ANKARA, Turkey — A Turkish foreign ministry official said Thursday that reunifying Cyprus as a federation may not be possible and suggested that alternatives should be sought to resolve the island's decades-long ethnic division.
Ministry spokesman Hami Aksoy's remarks could signal a major shift from long-established parameters that have steered negotiations for four decades.
Aksoy faulted the "Greek Cypriots' mindset" for the collapse of numerous rounds of peace talks that he said have turned into a "vicious circle." The latest negotiations failure occurred at a Swiss resort nearly a year ago.
"It is not possible to reach a federal solution with the Greek Cypriots' mindset," Aksoy said. "We believe that it is time to try a new way."
Aksoy didn't elaborate on what those alternatives could be.
Negotiations parameters envision two zones separately administered by Turkish Cypriots and Greek Cypriots unifying under a jointly-run federal structure.
Those parameters have been in place since Cyprus was split in 1974 when Turkey sent in troops following a coup by supporters of union with Greece.

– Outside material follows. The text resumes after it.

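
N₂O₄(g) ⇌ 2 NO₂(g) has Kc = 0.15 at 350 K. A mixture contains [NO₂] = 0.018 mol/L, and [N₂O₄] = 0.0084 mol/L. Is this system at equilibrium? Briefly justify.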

Only Turkey recognizes a Turkish Cypriot declaration of independence in the island's northern third where it keeps more than 35,000 troops.
Cyprus government spokesman Prodromos Prodromou said the fact that Cyprus remains divided is less about any "mindset" than the fact that Turkey continues to partly occupy Cyprus and seeks to maintain a troop presence and military intervention rights as part of any peace accord.
"Turkey, which militarily occupies part of the Cyprus republic's territory, can't bemoan the continuation of the Cyprus problem for which it is responsible," Prodromou told The Associated Press.
Prodromou said the island's Greek Cypriot President, Nicos Anastasiades, continues to strive for the resumption of peace talks from the point where they left off last year.
He said there's still hope Turkey can demonstrate the political will to negotiate a peace accord devoid of troops and intervention rights that will allow Cyprus to become what U.N. Secretary-General Antonio Guterres called a "normal state."